Those words set the table for Britney: For the Record, the documentary airing exclusively on MTV and Logo Sunday, Nov. 30. Based on the first 30 minutes (screened for reporters on Thursday), those attests would seem to be true.

What starts out with a folksy "day in the life" moment — dad Jamie prepares for Britney some cheese grits, which he dubs the "breakfast of champions" for Southern girls — soon segues into a series of candid close-up chats with the rollercoaster-riding pop star.

From the start, no punches are pulled. Asked point blank if she "knows" that her life is "weird," Britney shakes her head and responds, "It's all I've ever known. I don't see it as being weird."

"I've been through a lot the past two to three years," she goes on to say. And during that testing time, she admits, "I totally lost my way. I lost my focus. I lost myself."

Spears points some fingers at outsiders ("I let people in my life who were bad for me," she says, "and I paid the consequences") as well as the oppressive media. Punctuated by footage of the paparazzi making it impossible for her to do some shopping, Spears likens her world to a prison — except that "when you go to jail, there's a time when you get out."
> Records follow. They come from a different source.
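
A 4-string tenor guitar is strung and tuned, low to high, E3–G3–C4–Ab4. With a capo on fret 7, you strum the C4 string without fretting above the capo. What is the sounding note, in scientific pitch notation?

The capo raises the open C4 by 7 semitones to G4; fretting 0 more gives C4 + 7 + 0 = C4 + 7 semitones = G4.

G4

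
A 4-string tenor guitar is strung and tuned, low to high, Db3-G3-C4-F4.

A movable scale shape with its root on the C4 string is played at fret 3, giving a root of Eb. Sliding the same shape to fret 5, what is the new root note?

Moving from fret 3 to fret 5 shifts the root by 2 semitones.
Eb up 2 semitones is F.

F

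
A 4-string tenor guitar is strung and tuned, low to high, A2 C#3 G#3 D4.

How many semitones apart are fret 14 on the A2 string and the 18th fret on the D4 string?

21 semitones

A2 at fret 14 → B3 (MIDI 59); D4 at fret 18 → G#5 (MIDI 80).
59 − 80 = -21, so the two pitches are 21 semitones apart, with G#5 the higher.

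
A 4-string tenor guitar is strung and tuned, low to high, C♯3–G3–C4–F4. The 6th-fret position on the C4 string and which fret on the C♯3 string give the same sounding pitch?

Fret 6 on C4 is MIDI 60 + 6 = 66 (F♯4). On the C♯3 string (open MIDI 49), that pitch is 66 − 49 = fret 17.

17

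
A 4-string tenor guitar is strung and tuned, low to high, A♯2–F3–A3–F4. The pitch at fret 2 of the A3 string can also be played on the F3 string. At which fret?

A3 at fret 2 is A3 + 2 semitones = B3.
The open F3 string is 4 semitones below the open A3, so the same pitch on the F3 string lies at fret 2 + 4 = 6.

6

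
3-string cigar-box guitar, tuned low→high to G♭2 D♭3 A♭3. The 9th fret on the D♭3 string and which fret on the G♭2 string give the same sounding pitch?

16

D♭3 at fret 9 is D♭3 + 9 semitones = B♭3.
The open G♭2 string is 7 semitones below the open D♭3, so the same pitch on the G♭2 string lies at fret 9 + 7 = 16.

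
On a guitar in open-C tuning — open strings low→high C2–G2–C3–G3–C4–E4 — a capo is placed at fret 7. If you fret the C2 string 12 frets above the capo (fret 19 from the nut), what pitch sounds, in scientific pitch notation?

The capo raises the open C2 by 7 semitones to G2; fretting 12 more gives C2 + 7 + 12 = C2 + 19 semitones = G3.

G3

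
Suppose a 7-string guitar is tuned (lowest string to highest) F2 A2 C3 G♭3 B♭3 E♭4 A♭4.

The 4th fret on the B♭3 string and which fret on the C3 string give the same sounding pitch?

B♭3 at fret 4 is B♭3 + 4 semitones = D4.
The open C3 string is 10 semitones below the open B♭3, so the same pitch on the C3 string lies at fret 4 + 10 = 14.

14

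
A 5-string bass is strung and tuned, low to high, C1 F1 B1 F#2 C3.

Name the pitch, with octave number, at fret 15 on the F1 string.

G#2

Each fret is one semitone, so F1 + 15 = G#2.
(Equivalently spelled Ab2.)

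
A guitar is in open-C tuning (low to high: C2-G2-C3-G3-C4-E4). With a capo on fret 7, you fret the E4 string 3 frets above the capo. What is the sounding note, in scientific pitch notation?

The capo raises the open E4 by 7 semitones to B4; fretting 3 more gives E4 + 7 + 3 = E4 + 10 semitones = D5.

D5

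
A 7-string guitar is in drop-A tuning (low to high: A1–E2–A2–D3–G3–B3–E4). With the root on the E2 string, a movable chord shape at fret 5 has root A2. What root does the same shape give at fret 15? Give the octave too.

Moving from fret 5 to fret 15 shifts the root by 10 semitones.
A2 up 10 semitones is G3.

G3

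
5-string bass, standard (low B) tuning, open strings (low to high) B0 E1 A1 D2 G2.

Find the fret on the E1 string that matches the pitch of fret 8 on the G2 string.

23

G2 at fret 8 is G2 + 8 semitones = D♯3.
The open E1 string is 15 semitones below the open G2, so the same pitch on the E1 string lies at fret 8 + 15 = 23.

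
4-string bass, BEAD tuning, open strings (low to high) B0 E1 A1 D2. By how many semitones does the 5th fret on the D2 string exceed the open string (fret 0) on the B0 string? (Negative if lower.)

20 semitones

D2 at fret 5 → G2 (MIDI 43); B0 at fret 0 → B0 (MIDI 23).
43 − 23 = 20, so the two pitches are 20 semitones apart.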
In many of the sit-down segments, Spears appears numbed by her recent travails, and anxious to reclaim some normality. "I don't feel like [my life] is out of control; it's too in control," she observes, likening its repetitiveness to the movie Groundhog Day. The unregulated unpredictability of a regular person's life is what she covets.

Though Spears often is in the company of personal assistants, dance coaches and such, she wonders aloud if anyone in her inner circle actually listens to her as she lets slip expressions of unhappiness and anxiety. And yet she accepts that sense of helplessness for what it is. "It's better not to feel anything at all and have hope than to feel the other way," she says before being overcome by tears. Wiping them away, she confesses with a whisper, "I'm sad."

In these first 30 minutes, a picture is painted of a Britney who, yes, sought the spotlight, but now has come to realize the price she has paid for her celebrated successes (and just-as-public failures). Yet each admission and every lament comes across not as a complaint, but as a documented cry for help. Still, she knows to keep her woes in check. After all, she says, "There are people out there who have it a lot worse than I do."